Après nos industries, veut-on perdre aussi notre agriculture ? Sans sombrer dans le catastrophisme ambiant, soyons réalistes : l’élevage reste en alerte rouge. La désindustrialisation agricole est une réalité.
Des chiffres alarmants
La France importe 44 % des poulets consommés sur son territoire, contre 8 % en 1990. Et produit deux millions de porcs de moins qu’en 2010. En vingt ans, les effectifs de bovins ont baissé de 20 %. Ceux d’ovins de 31 %. Notre pays n’honore plus son quota laitier, le prix du lait est inférieur à son niveau de 2010 alors que les prix des aliments ont augmenté de 37 % ! En dix ans, le nombre d’exploitations laitières françaises a diminué de 38 % pour atteindre le chiffre de 72.328 en 2011.

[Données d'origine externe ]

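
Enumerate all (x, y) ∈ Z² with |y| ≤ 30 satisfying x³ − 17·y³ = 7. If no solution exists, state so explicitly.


The equation is x³ - 17y³ = 7. For fixed y, x³ = 17·y³ + 7, so a solution requires the RHS to be a perfect cube.
Strategy: iterate y from -30 to 30, compute RHS = 17·y³ + 7, and check whether it is a (positive or negative) perfect cube.
Check small values of y:
  y = 0: RHS = 7 is not a perfect cube.
  y = 1: RHS = 24 is not a perfect cube.
  y = -1: RHS = -10 is not a perfect cube.
  y = 2: RHS = 143 is not a perfect cube.
  y = -2: RHS = -129 is not a perfect cube.
  y = 3: RHS = 466 is not a perfect cube.
  y = -3: RHS = -452 is not a perfect cube.
Continuing the search up to |y| = 30 finds no solutions either.
No (x, y) in the scanned range satisfies the equation.

No integer solutions with |y| ≤ 30.


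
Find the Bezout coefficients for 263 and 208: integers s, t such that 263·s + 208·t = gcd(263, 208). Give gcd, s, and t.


Euclidean algorithm on (263, 208) — divide until remainder is 0:
  263 = 1 · 208 + 55
  208 = 3 · 55 + 43
  55 = 1 · 43 + 12
  43 = 3 · 12 + 7
  12 = 1 · 7 + 5
  7 = 1 · 5 + 2
  5 = 2 · 2 + 1
  2 = 2 · 1 + 0
gcd(263, 208) = 1.
Track Bezout coefficients alongside the remainders: start with r₀ = 263 = a·1 + b·0 (s = 1, t = 0) and r₁ = 208 = a·0 + b·1 (s = 0, t = 1); each new remainder r_{k+1} = r_{k-1} − q_k·r_k inherits s_{k+1} = s_{k-1} − q_k·s_k, t_{k+1} = t_{k-1} − q_k·t_k, so r_k = a·s_k + b·t_k at every step:
  q = 1: r = 55, s = 1 − 1·0 = 1, t = 0 − 1·1 = -1  (check: 263·1 + 208·(-1) = 55)
  q = 3: r = 43, s = 0 − 3·1 = -3, t = 1 − 3·(-1) = 4  (check: 263·(-3) + 208·4 = 43)
  q = 1: r = 12, s = 1 − 1·(-3) = 4, t = -1 − 1·4 = -5  (check: 263·4 + 208·(-5) = 12)
  q = 3: r = 7, s = -3 − 3·4 = -15, t = 4 − 3·(-5) = 19  (check: 263·(-15) + 208·19 = 7)
  q = 1: r = 5, s = 4 − 1·(-15) = 19, t = -5 − 1·19 = -24  (check: 263·19 + 208·(-24) = 5)
  q = 1: r = 2, s = -15 − 1·19 = -34, t = 19 − 1·(-24) = 43  (check: 263·(-34) + 208·43 = 2)
  q = 2: r = 1, s = 19 − 2·(-34) = 87, t = -24 − 2·43 = -110  (check: 263·87 + 208·(-110) = 1)
The row with r = 1 (the gcd) gives the Bezout coefficients s = 87, t = -110.
Result: 263 · (87) + 208 · (-110) = 1.

gcd(263, 208) = 1; s = 87, t = -110 (check: 263·87 + 208·(-110) = 1).


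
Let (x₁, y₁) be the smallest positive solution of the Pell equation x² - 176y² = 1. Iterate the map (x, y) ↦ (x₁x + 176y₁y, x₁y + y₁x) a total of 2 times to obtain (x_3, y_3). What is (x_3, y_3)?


Step 1: Find the fundamental solution (x₁, y₁) of x² - 176y² = 1.
  Expand √176 as a continued fraction. a₀ = ⌊√176⌋ = 13; iterate m_{k+1} = d_k·a_k − m_k, d_{k+1} = (176 − m_{k+1}²)/d_k, a_{k+1} = ⌊(a₀ + m_{k+1})/d_{k+1}⌋ (starting m₀ = 0, d₀ = 1), with convergents p_k = a_k·p_{k-1} + p_{k-2}, q_k = a_k·q_{k-1} + q_{k-2} (p₋₁ = 1, q₋₁ = 0):
  k = 0: a₀ = 13; p₀/q₀ = 13/1; p₀² − 176·q₀² = 169 − 176 = -7.
  k = 1: m = 13, d = 7, a = ⌊(13 + 13)/7⌋ = 3; p/q = (3·13 + 1)/(3·1 + 0) = 40/3; p² − 176·q² = 1600 − 1584 = 16.
  k = 2: m = 8, d = 16, a = ⌊(13 + 8)/16⌋ = 1; p/q = (1·40 + 13)/(1·3 + 1) = 53/4; p² − 176·q² = 2809 − 2816 = -7.
  k = 3: m = 8, d = 7, a = ⌊(13 + 8)/7⌋ = 3; p/q = (3·53 + 40)/(3·4 + 3) = 199/15; p² − 176·q² = 39601 − 39600 = 1.
  The first convergent with p² − 176·q² = 1 gives the fundamental solution (x₁, y₁) = (199, 15).
Step 2: Apply the recurrence (x_{n+1}, y_{n+1}) = (x₁x_n + 176y₁y_n, x₁y_n + y₁x_n) repeatedly.
  From (x_1, y_1) = (199, 15): x_2 = 199·199 + 176·15·15 = 79201; y_2 = 199·15 + 15·199 = 5970.
  From (x_2, y_2) = (79201, 5970): x_3 = 199·79201 + 176·15·5970 = 31521799; y_3 = 199·5970 + 15·79201 = 2376045.
Step 3: Verify x_3² - 176·y_3² = 993623812196401 - 993623812196400 = 1 (should be 1). ✓

(x_1, y_1) = (199, 15); (x_3, y_3) = (31521799, 2376045).


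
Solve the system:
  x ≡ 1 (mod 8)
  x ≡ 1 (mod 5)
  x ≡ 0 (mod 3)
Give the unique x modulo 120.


Moduli 8, 5, 3 are pairwise coprime; by CRT there is a unique solution modulo M = 8 · 5 · 3 = 120.
Solve pairwise, accumulating the modulus:
  Start with x ≡ 1 (mod 8).
  Combine with x ≡ 1 (mod 5): since gcd(8, 5) = 1, we get a unique residue mod 40.
    Write x = 1 + 8·t and substitute into x ≡ 1 (mod 5): 8·t ≡ 1 − 1 = 0 (mod 5).
    Reduce coefficients mod 5: 3·t ≡ 0 (mod 5).
    The inverse of 3 mod 5 is 2 (since 3·2 = 6 = 1·5 + 1), so t ≡ 2·0 = 0 ≡ 0 (mod 5).
    Then x = 1 + 8·0 = 1, valid modulo lcm(8, 5) = 40: x ≡ 1 (mod 40).
  Combine with x ≡ 0 (mod 3): since gcd(40, 3) = 1, we get a unique residue mod 120.
    Write x = 1 + 40·t and substitute into x ≡ 0 (mod 3): 40·t ≡ 0 − 1 = -1 (mod 3).
    Reduce coefficients mod 3: 1·t ≡ 2 (mod 3).
    So t ≡ 2 (mod 3).
    Then x = 1 + 40·2 = 81, valid modulo lcm(40, 3) = 120: x ≡ 81 (mod 120).
Verify: 81 mod 8 = 1 ✓, 81 mod 5 = 1 ✓, 81 mod 3 = 0 ✓.

x ≡ 81 (mod 120).


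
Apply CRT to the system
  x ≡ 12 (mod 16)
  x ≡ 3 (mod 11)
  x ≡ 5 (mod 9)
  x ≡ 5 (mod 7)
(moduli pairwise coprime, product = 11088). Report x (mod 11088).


Product of moduli M = 16 · 11 · 9 · 7 = 11088.
Merge one congruence at a time:
  Start: x ≡ 12 (mod 16).
  Combine with x ≡ 3 (mod 11); new modulus lcm = 176.
    Write x = 12 + 16·t and substitute into x ≡ 3 (mod 11): 16·t ≡ 3 − 12 = -9 (mod 11).
    Reduce coefficients mod 11: 5·t ≡ 2 (mod 11).
    The inverse of 5 mod 11 is 9 (since 5·9 = 45 = 4·11 + 1), so t ≡ 9·2 = 18 ≡ 7 (mod 11).
    Then x = 12 + 16·7 = 124, valid modulo lcm(16, 11) = 176: x ≡ 124 (mod 176).
  Combine with x ≡ 5 (mod 9); new modulus lcm = 1584.
    Write x = 124 + 176·t and substitute into x ≡ 5 (mod 9): 176·t ≡ 5 − 124 = -119 (mod 9).
    Reduce coefficients mod 9: 5·t ≡ 7 (mod 9).
    The inverse of 5 mod 9 is 2 (since 5·2 = 10 = 1·9 + 1), so t ≡ 2·7 = 14 ≡ 5 (mod 9).
    Then x = 124 + 176·5 = 1004, valid modulo lcm(176, 9) = 1584: x ≡ 1004 (mod 1584).
  Combine with x ≡ 5 (mod 7); new modulus lcm = 11088.
    Write x = 1004 + 1584·t and substitute into x ≡ 5 (mod 7): 1584·t ≡ 5 − 1004 = -999 (mod 7).
    Reduce coefficients mod 7: 2·t ≡ 2 (mod 7).
    The inverse of 2 mod 7 is 4 (since 2·4 = 8 = 1·7 + 1), so t ≡ 4·2 = 8 ≡ 1 (mod 7).
    Then x = 1004 + 1584·1 = 2588, valid modulo lcm(1584, 7) = 11088: x ≡ 2588 (mod 11088).
Verify against each original: 2588 mod 16 = 12, 2588 mod 11 = 3, 2588 mod 9 = 5, 2588 mod 7 = 5.

x ≡ 2588 (mod 11088).


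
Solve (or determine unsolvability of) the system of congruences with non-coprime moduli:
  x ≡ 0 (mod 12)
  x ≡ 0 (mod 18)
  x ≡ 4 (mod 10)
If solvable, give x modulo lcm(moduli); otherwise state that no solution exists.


Moduli 12, 18, 10 are not pairwise coprime, so CRT works modulo lcm(m_i) when all pairwise compatibility conditions hold.
Pairwise compatibility: gcd(m_i, m_j) must divide a_i - a_j for every pair.
Merge one congruence at a time:
  Start: x ≡ 0 (mod 12).
  Combine with x ≡ 0 (mod 18): gcd(12, 18) = 6; 0 - 0 = 0, which IS divisible by 6, so compatible.
    Write x = 0 + 12·t and substitute into x ≡ 0 (mod 18): 12·t ≡ 0 − 0 = 0 (mod 18).
    Divide the congruence (and modulus) by g = 6: 2·t ≡ 0 (mod 3).
    The inverse of 2 mod 3 is 2 (since 2·2 = 4 = 1·3 + 1), so t ≡ 2·0 = 0 ≡ 0 (mod 3).
    Then x = 0 + 12·0 = 0, valid modulo lcm(12, 18) = 36: x ≡ 0 (mod 36).
  Combine with x ≡ 4 (mod 10): gcd(36, 10) = 2; 4 - 0 = 4, which IS divisible by 2, so compatible.
    Write x = 0 + 36·t and substitute into x ≡ 4 (mod 10): 36·t ≡ 4 − 0 = 4 (mod 10).
    Divide the congruence (and modulus) by g = 2: 18·t ≡ 2 (mod 5).
    Reduce coefficients mod 5: 3·t ≡ 2 (mod 5).
    The inverse of 3 mod 5 is 2 (since 3·2 = 6 = 1·5 + 1), so t ≡ 2·2 = 4 ≡ 4 (mod 5).
    Then x = 0 + 36·4 = 144, valid modulo lcm(36, 10) = 180: x ≡ 144 (mod 180).
Verify: 144 mod 12 = 0, 144 mod 18 = 0, 144 mod 10 = 4.

x ≡ 144 (mod 180).


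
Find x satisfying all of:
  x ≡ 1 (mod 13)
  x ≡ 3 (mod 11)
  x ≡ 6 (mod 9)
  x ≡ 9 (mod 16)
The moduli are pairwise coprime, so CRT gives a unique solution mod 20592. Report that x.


Product of moduli M = 13 · 11 · 9 · 16 = 20592.
Merge one congruence at a time:
  Start: x ≡ 1 (mod 13).
  Combine with x ≡ 3 (mod 11); new modulus lcm = 143.
    Write x = 1 + 13·t and substitute into x ≡ 3 (mod 11): 13·t ≡ 3 − 1 = 2 (mod 11).
    Reduce coefficients mod 11: 2·t ≡ 2 (mod 11).
    The inverse of 2 mod 11 is 6 (since 2·6 = 12 = 1·11 + 1), so t ≡ 6·2 = 12 ≡ 1 (mod 11).
    Then x = 1 + 13·1 = 14, valid modulo lcm(13, 11) = 143: x ≡ 14 (mod 143).
  Combine with x ≡ 6 (mod 9); new modulus lcm = 1287.
    Write x = 14 + 143·t and substitute into x ≡ 6 (mod 9): 143·t ≡ 6 − 14 = -8 (mod 9).
    Reduce coefficients mod 9: 8·t ≡ 1 (mod 9).
    The inverse of 8 mod 9 is 8 (since 8·8 = 64 = 7·9 + 1), so t ≡ 8·1 = 8 ≡ 8 (mod 9).
    Then x = 14 + 143·8 = 1158, valid modulo lcm(143, 9) = 1287: x ≡ 1158 (mod 1287).
  Combine with x ≡ 9 (mod 16); new modulus lcm = 20592.
    Write x = 1158 + 1287·t and substitute into x ≡ 9 (mod 16): 1287·t ≡ 9 − 1158 = -1149 (mod 16).
    Reduce coefficients mod 16: 7·t ≡ 3 (mod 16).
    The inverse of 7 mod 16 is 7 (since 7·7 = 49 = 3·16 + 1), so t ≡ 7·3 = 21 ≡ 5 (mod 16).
    Then x = 1158 + 1287·5 = 7593, valid modulo lcm(1287, 16) = 20592: x ≡ 7593 (mod 20592).
Verify against each original: 7593 mod 13 = 1, 7593 mod 11 = 3, 7593 mod 9 = 6, 7593 mod 16 = 9.

x ≡ 7593 (mod 20592).


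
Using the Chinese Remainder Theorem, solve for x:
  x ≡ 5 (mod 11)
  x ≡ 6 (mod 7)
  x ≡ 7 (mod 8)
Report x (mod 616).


Moduli 11, 7, 8 are pairwise coprime; by CRT there is a unique solution modulo M = 11 · 7 · 8 = 616.
Solve pairwise, accumulating the modulus:
  Start with x ≡ 5 (mod 11).
  Combine with x ≡ 6 (mod 7): since gcd(11, 7) = 1, we get a unique residue mod 77.
    Write x = 5 + 11·t and substitute into x ≡ 6 (mod 7): 11·t ≡ 6 − 5 = 1 (mod 7).
    Reduce coefficients mod 7: 4·t ≡ 1 (mod 7).
    The inverse of 4 mod 7 is 2 (since 4·2 = 8 = 1·7 + 1), so t ≡ 2·1 = 2 ≡ 2 (mod 7).
    Then x = 5 + 11·2 = 27, valid modulo lcm(11, 7) = 77: x ≡ 27 (mod 77).
  Combine with x ≡ 7 (mod 8): since gcd(77, 8) = 1, we get a unique residue mod 616.
    Write x = 27 + 77·t and substitute into x ≡ 7 (mod 8): 77·t ≡ 7 − 27 = -20 (mod 8).
    Reduce coefficients mod 8: 5·t ≡ 4 (mod 8).
    The inverse of 5 mod 8 is 5 (since 5·5 = 25 = 3·8 + 1), so t ≡ 5·4 = 20 ≡ 4 (mod 8).
    Then x = 27 + 77·4 = 335, valid modulo lcm(77, 8) = 616: x ≡ 335 (mod 616).
Verify: 335 mod 11 = 5 ✓, 335 mod 7 = 6 ✓, 335 mod 8 = 7 ✓.

x ≡ 335 (mod 616).


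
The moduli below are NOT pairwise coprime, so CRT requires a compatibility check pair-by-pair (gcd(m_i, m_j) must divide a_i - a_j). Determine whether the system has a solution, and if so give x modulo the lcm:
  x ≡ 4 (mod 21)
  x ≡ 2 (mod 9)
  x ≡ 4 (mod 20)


Moduli 21, 9, 20 are not pairwise coprime, so CRT works modulo lcm(m_i) when all pairwise compatibility conditions hold.
Pairwise compatibility: gcd(m_i, m_j) must divide a_i - a_j for every pair.
Merge one congruence at a time:
  Start: x ≡ 4 (mod 21).
  Combine with x ≡ 2 (mod 9): gcd(21, 9) = 3, and 2 - 4 = -2 is NOT divisible by 3.
    ⇒ system is inconsistent (no integer solution).

No solution (the system is inconsistent).


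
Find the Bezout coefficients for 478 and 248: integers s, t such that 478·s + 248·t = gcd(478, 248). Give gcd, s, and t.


Euclidean algorithm on (478, 248) — divide until remainder is 0:
  478 = 1 · 248 + 230
  248 = 1 · 230 + 18
  230 = 12 · 18 + 14
  18 = 1 · 14 + 4
  14 = 3 · 4 + 2
  4 = 2 · 2 + 0
gcd(478, 248) = 2.
Track Bezout coefficients alongside the remainders: start with r₀ = 478 = a·1 + b·0 (s = 1, t = 0) and r₁ = 248 = a·0 + b·1 (s = 0, t = 1); each new remainder r_{k+1} = r_{k-1} − q_k·r_k inherits s_{k+1} = s_{k-1} − q_k·s_k, t_{k+1} = t_{k-1} − q_k·t_k, so r_k = a·s_k + b·t_k at every step:
  q = 1: r = 230, s = 1 − 1·0 = 1, t = 0 − 1·1 = -1  (check: 478·1 + 248·(-1) = 230)
  q = 1: r = 18, s = 0 − 1·1 = -1, t = 1 − 1·(-1) = 2  (check: 478·(-1) + 248·2 = 18)
  q = 12: r = 14, s = 1 − 12·(-1) = 13, t = -1 − 12·2 = -25  (check: 478·13 + 248·(-25) = 14)
  q = 1: r = 4, s = -1 − 1·13 = -14, t = 2 − 1·(-25) = 27  (check: 478·(-14) + 248·27 = 4)
  q = 3: r = 2, s = 13 − 3·(-14) = 55, t = -25 − 3·27 = -106  (check: 478·55 + 248·(-106) = 2)
The row with r = 2 (the gcd) gives the Bezout coefficients s = 55, t = -106.
Result: 478 · (55) + 248 · (-106) = 2.

gcd(478, 248) = 2; s = 55, t = -106 (check: 478·55 + 248·(-106) = 2).


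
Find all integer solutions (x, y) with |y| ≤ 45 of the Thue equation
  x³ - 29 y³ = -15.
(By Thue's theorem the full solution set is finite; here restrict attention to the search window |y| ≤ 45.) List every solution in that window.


The equation is x³ - 29y³ = -15. For fixed y, x³ = 29·y³ − 15, so a solution requires the RHS to be a perfect cube.
Strategy: iterate y from -45 to 45, compute RHS = 29·y³ − 15, and check whether it is a (positive or negative) perfect cube.
Check small values of y:
  y = 0: RHS = -15 is not a perfect cube.
  y = 1: RHS = 14 is not a perfect cube.
  y = -1: RHS = -44 is not a perfect cube.
  y = 2: RHS = 217 is not a perfect cube.
  y = -2: RHS = -247 is not a perfect cube.
  y = 3: RHS = 768 is not a perfect cube.
  y = -3: RHS = -798 is not a perfect cube.
Continuing the search up to |y| = 45 finds no solutions either.
No (x, y) in the scanned range satisfies the equation.

No integer solutions with |y| ≤ 45.


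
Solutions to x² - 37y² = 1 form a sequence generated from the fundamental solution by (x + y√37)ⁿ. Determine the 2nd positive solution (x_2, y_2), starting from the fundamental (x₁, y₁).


Step 1: Find the fundamental solution (x₁, y₁) of x² - 37y² = 1.
  Expand √37 as a continued fraction. a₀ = ⌊√37⌋ = 6; iterate m_{k+1} = d_k·a_k − m_k, d_{k+1} = (37 − m_{k+1}²)/d_k, a_{k+1} = ⌊(a₀ + m_{k+1})/d_{k+1}⌋ (starting m₀ = 0, d₀ = 1), with convergents p_k = a_k·p_{k-1} + p_{k-2}, q_k = a_k·q_{k-1} + q_{k-2} (p₋₁ = 1, q₋₁ = 0):
  k = 0: a₀ = 6; p₀/q₀ = 6/1; p₀² − 37·q₀² = 36 − 37 = -1.
  k = 1: m = 6, d = 1, a = ⌊(6 + 6)/1⌋ = 12; p/q = (12·6 + 1)/(12·1 + 0) = 73/12; p² − 37·q² = 5329 − 5328 = 1.
  The first convergent with p² − 37·q² = 1 gives the fundamental solution (x₁, y₁) = (73, 12).
Step 2: Apply the recurrence (x_{n+1}, y_{n+1}) = (x₁x_n + 37y₁y_n, x₁y_n + y₁x_n) repeatedly.
  From (x_1, y_1) = (73, 12): x_2 = 73·73 + 37·12·12 = 10657; y_2 = 73·12 + 12·73 = 1752.
Step 3: Verify x_2² - 37·y_2² = 113571649 - 113571648 = 1 (should be 1). ✓

(x_1, y_1) = (73, 12); (x_2, y_2) = (10657, 1752).


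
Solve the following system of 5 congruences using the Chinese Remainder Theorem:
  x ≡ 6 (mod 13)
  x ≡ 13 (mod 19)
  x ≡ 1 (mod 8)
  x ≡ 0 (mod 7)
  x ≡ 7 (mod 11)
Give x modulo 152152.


Product of moduli M = 13 · 19 · 8 · 7 · 11 = 152152.
Merge one congruence at a time:
  Start: x ≡ 6 (mod 13).
  Combine with x ≡ 13 (mod 19); new modulus lcm = 247.
    Write x = 6 + 13·t and substitute into x ≡ 13 (mod 19): 13·t ≡ 13 − 6 = 7 (mod 19).
    The inverse of 13 mod 19 is 3 (since 13·3 = 39 = 2·19 + 1), so t ≡ 3·7 = 21 ≡ 2 (mod 19).
    Then x = 6 + 13·2 = 32, valid modulo lcm(13, 19) = 247: x ≡ 32 (mod 247).
  Combine with x ≡ 1 (mod 8); new modulus lcm = 1976.
    Write x = 32 + 247·t and substitute into x ≡ 1 (mod 8): 247·t ≡ 1 − 32 = -31 (mod 8).
    Reduce coefficients mod 8: 7·t ≡ 1 (mod 8).
    The inverse of 7 mod 8 is 7 (since 7·7 = 49 = 6·8 + 1), so t ≡ 7·1 = 7 ≡ 7 (mod 8).
    Then x = 32 + 247·7 = 1761, valid modulo lcm(247, 8) = 1976: x ≡ 1761 (mod 1976).
  Combine with x ≡ 0 (mod 7); new modulus lcm = 13832.
    Write x = 1761 + 1976·t and substitute into x ≡ 0 (mod 7): 1976·t ≡ 0 − 1761 = -1761 (mod 7).
    Reduce coefficients mod 7: 2·t ≡ 3 (mod 7).
    The inverse of 2 mod 7 is 4 (since 2·4 = 8 = 1·7 + 1), so t ≡ 4·3 = 12 ≡ 5 (mod 7).
    Then x = 1761 + 1976·5 = 11641, valid modulo lcm(1976, 7) = 13832: x ≡ 11641 (mod 13832).
  Combine with x ≡ 7 (mod 11); new modulus lcm = 152152.
    Write x = 11641 + 13832·t and substitute into x ≡ 7 (mod 11): 13832·t ≡ 7 − 11641 = -11634 (mod 11).
    Reduce coefficients mod 11: 5·t ≡ 4 (mod 11).
    The inverse of 5 mod 11 is 9 (since 5·9 = 45 = 4·11 + 1), so t ≡ 9·4 = 36 ≡ 3 (mod 11).
    Then x = 11641 + 13832·3 = 53137, valid modulo lcm(13832, 11) = 152152: x ≡ 53137 (mod 152152).
Verify against each original: 53137 mod 13 = 6, 53137 mod 19 = 13, 53137 mod 8 = 1, 53137 mod 7 = 0, 53137 mod 11 = 7.

x ≡ 53137 (mod 152152).


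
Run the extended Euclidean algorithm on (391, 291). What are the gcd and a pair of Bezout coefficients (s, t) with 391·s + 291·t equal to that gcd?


Euclidean algorithm on (391, 291) — divide until remainder is 0:
  391 = 1 · 291 + 100
  291 = 2 · 100 + 91
  100 = 1 · 91 + 9
  91 = 10 · 9 + 1
  9 = 9 · 1 + 0
gcd(391, 291) = 1.
Track Bezout coefficients alongside the remainders: start with r₀ = 391 = a·1 + b·0 (s = 1, t = 0) and r₁ = 291 = a·0 + b·1 (s = 0, t = 1); each new remainder r_{k+1} = r_{k-1} − q_k·r_k inherits s_{k+1} = s_{k-1} − q_k·s_k, t_{k+1} = t_{k-1} − q_k·t_k, so r_k = a·s_k + b·t_k at every step:
  q = 1: r = 100, s = 1 − 1·0 = 1, t = 0 − 1·1 = -1  (check: 391·1 + 291·(-1) = 100)
  q = 2: r = 91, s = 0 − 2·1 = -2, t = 1 − 2·(-1) = 3  (check: 391·(-2) + 291·3 = 91)
  q = 1: r = 9, s = 1 − 1·(-2) = 3, t = -1 − 1·3 = -4  (check: 391·3 + 291·(-4) = 9)
  q = 10: r = 1, s = -2 − 10·3 = -32, t = 3 − 10·(-4) = 43  (check: 391·(-32) + 291·43 = 1)
The row with r = 1 (the gcd) gives the Bezout coefficients s = -32, t = 43.
Result: 391 · (-32) + 291 · (43) = 1.

gcd(391, 291) = 1; s = -32, t = 43 (check: 391·(-32) + 291·43 = 1).


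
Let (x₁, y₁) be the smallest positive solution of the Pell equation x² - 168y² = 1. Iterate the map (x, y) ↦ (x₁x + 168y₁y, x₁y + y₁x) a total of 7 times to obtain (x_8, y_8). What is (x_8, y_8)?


Step 1: Find the fundamental solution (x₁, y₁) of x² - 168y² = 1.
  Expand √168 as a continued fraction. a₀ = ⌊√168⌋ = 12; iterate m_{k+1} = d_k·a_k − m_k, d_{k+1} = (168 − m_{k+1}²)/d_k, a_{k+1} = ⌊(a₀ + m_{k+1})/d_{k+1}⌋ (starting m₀ = 0, d₀ = 1), with convergents p_k = a_k·p_{k-1} + p_{k-2}, q_k = a_k·q_{k-1} + q_{k-2} (p₋₁ = 1, q₋₁ = 0):
  k = 0: a₀ = 12; p₀/q₀ = 12/1; p₀² − 168·q₀² = 144 − 168 = -24.
  k = 1: m = 12, d = 24, a = ⌊(12 + 12)/24⌋ = 1; p/q = (1·12 + 1)/(1·1 + 0) = 13/1; p² − 168·q² = 169 − 168 = 1.
  The first convergent with p² − 168·q² = 1 gives the fundamental solution (x₁, y₁) = (13, 1).
Step 2: Apply the recurrence (x_{n+1}, y_{n+1}) = (x₁x_n + 168y₁y_n, x₁y_n + y₁x_n) repeatedly.
  From (x_1, y_1) = (13, 1): x_2 = 13·13 + 168·1·1 = 337; y_2 = 13·1 + 1·13 = 26.
  From (x_2, y_2) = (337, 26): x_3 = 13·337 + 168·1·26 = 8749; y_3 = 13·26 + 1·337 = 675.
  From (x_3, y_3) = (8749, 675): x_4 = 13·8749 + 168·1·675 = 227137; y_4 = 13·675 + 1·8749 = 17524.
  From (x_4, y_4) = (227137, 17524): x_5 = 13·227137 + 168·1·17524 = 5896813; y_5 = 13·17524 + 1·227137 = 454949.
  From (x_5, y_5) = (5896813, 454949): x_6 = 13·5896813 + 168·1·454949 = 153090001; y_6 = 13·454949 + 1·5896813 = 11811150.
  From (x_6, y_6) = (153090001, 11811150): x_7 = 13·153090001 + 168·1·11811150 = 3974443213; y_7 = 13·11811150 + 1·153090001 = 306634951.
  From (x_7, y_7) = (3974443213, 306634951): x_8 = 13·3974443213 + 168·1·306634951 = 103182433537; y_8 = 13·306634951 + 1·3974443213 = 7960697576.
Step 3: Verify x_8² - 168·y_8² = 10646614590617422330369 - 10646614590617422330368 = 1 (should be 1). ✓

(x_1, y_1) = (13, 1); (x_8, y_8) = (103182433537, 7960697576).


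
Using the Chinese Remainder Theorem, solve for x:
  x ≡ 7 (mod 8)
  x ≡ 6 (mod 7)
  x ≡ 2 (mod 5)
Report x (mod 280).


Moduli 8, 7, 5 are pairwise coprime; by CRT there is a unique solution modulo M = 8 · 7 · 5 = 280.
Solve pairwise, accumulating the modulus:
  Start with x ≡ 7 (mod 8).
  Combine with x ≡ 6 (mod 7): since gcd(8, 7) = 1, we get a unique residue mod 56.
    Write x = 7 + 8·t and substitute into x ≡ 6 (mod 7): 8·t ≡ 6 − 7 = -1 (mod 7).
    Reduce coefficients mod 7: 1·t ≡ 6 (mod 7).
    So t ≡ 6 (mod 7).
    Then x = 7 + 8·6 = 55, valid modulo lcm(8, 7) = 56: x ≡ 55 (mod 56).
  Combine with x ≡ 2 (mod 5): since gcd(56, 5) = 1, we get a unique residue mod 280.
    Write x = 55 + 56·t and substitute into x ≡ 2 (mod 5): 56·t ≡ 2 − 55 = -53 (mod 5).
    Reduce coefficients mod 5: 1·t ≡ 2 (mod 5).
    So t ≡ 2 (mod 5).
    Then x = 55 + 56·2 = 167, valid modulo lcm(56, 5) = 280: x ≡ 167 (mod 280).
Verify: 167 mod 8 = 7 ✓, 167 mod 7 = 6 ✓, 167 mod 5 = 2 ✓.

x ≡ 167 (mod 280).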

Nos terres, notre climat, nos savoir-faire, nos traditions, qui font la qualité de notre agriculture, ne nous empêchent pas d’être fragiles. Allons-nous laisser ce secteur d’excellence nous échapper, comme le textile ou la sidérurgie ? Eux aussi ont longtemps misé sur la qualité réelle des produits français.
Mais l’excellence ne suffit pas à elle seule dans la durée. Bien au contraire, puisque nous nous imposons nous-mêmes des contraintes sources de distorsions sociales, fiscales et environnementales qui nous pénalisent ! Nous sabordons nos propres atouts. Nous risquons de faire décliner un secteur économique, qui pourrait être de plus en plus exportateur et créateur d’activité pour la France. Devra-t-on importer davantage notre alimentation ? La désindustrialisation tant dénoncée se poursuit et l’élevage en fait les frais. Il y a un moment où, comme pour le charbon, le textile, les chantiers navals ou la sidérurgie, le retour en arrière ne sera plus possible.
Les uns après les autres, les syndicats dénoncent le péril qui menace l’élevage. Et à chaque fois ou presque, les pouvoirs politiques et économiques font preuve d’écoute. Ils affichent régulièrement leur volonté d’améliorer la situation.
Mais qu’est-ce qui a changé depuis la grève du lait ? Pas grand-chose puisque les chiffres se dégradent (cf. ci-dessus).
N’y a-t-il donc personne pour mener la barque ? Politiciens et économistes vont-ils se réveiller et transformer leurs belles paroles en actes concrets ? Les agriculteurs vont-ils être capables de l’unité nécessaire ?
Pourvu que oui. Mais vite car bientôt il sera trop tard. La délocalisation aura fait son œuvre. Nos éleveurs et nos entreprises d’abattage et de transformation ne reviendront pas par magie. Et ceux qui se plaignent aujourd’hui de la désindustrialisation tiendront demain les mêmes discours sur l’agriculture et nos savoir-faire perdus.